Dynamic code using pre-defined lookup tables
Now, while the column to recode is specified dynamically by a variable, the lookup tables to use are still hard-coded in the statement which means we have stopped halfways: We need also to select the appropriate lookup table dynamically.

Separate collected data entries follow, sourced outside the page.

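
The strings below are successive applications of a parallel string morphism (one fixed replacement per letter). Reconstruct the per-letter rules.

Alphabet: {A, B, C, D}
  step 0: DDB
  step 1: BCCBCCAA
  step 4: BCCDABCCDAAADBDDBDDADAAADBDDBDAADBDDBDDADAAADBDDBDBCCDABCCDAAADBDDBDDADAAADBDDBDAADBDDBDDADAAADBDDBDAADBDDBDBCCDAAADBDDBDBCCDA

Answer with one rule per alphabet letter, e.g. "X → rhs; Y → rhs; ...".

  step 0 ⇒ step 1: DDB ⇒ BCC·BCC·AA
    B ↦ AA
    D ↦ BCC
    A ↦ DA  (constrained at step 1)
    C ↦ DBD  (constrained at step 1)

A->DA, B->AA, C->DBD, D->BCC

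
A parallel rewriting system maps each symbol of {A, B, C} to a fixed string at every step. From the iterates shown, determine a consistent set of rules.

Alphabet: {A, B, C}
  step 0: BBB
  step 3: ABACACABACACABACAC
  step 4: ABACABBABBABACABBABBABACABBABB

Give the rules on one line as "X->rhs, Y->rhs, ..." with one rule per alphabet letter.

A->AB, B->AC, C->B

  step 3 ⇒ step 4: ABACACABACACABACAC ⇒ AB·AC·AB·B·AB·B·AB·AC·AB·B·AB·B·AB·AC·AB·B·AB·B
    A ↦ AB
    B ↦ AC
    C ↦ B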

This can be achieved by storing the lookup tables in a list where each list element is named according to the column of DT
it is supposed to recode:
lut_list <- list(
V1 = data.table(from = 1:2, to = 0:1),
V2 = data.table(from = LETTERS[1:3], to = c("T", "K", "D"))
)
lut_list
$V1 from to <int> <int> 1: 1 0 2: 2 1 $V2 from to <char> <char> 1: A T 2: B K 3: C D
Now, we can pick the appropriate lookup table from the list dynamically as well:
my_var_name <- "V1"
DT[lut_list[[my_var_name]], on = paste0(my_var_name, "==from"),
(my_var_name) := i.to]
Going one step further, we can recode all relevant columns of DT
in a loop:
for (v in intersect(names(lut_list), colnames(DT))) {
DT[lut_list[[v]], on = paste0(v, "==from"), (v) := i.to]
}
Note that DT
is updated by reference, i.e., only the affected elements are replaced in place without copying the whole object. So, the for
loop is applied iteratively on the same data object. This is a speciality of data.table and will not work with data.frames or tibbles.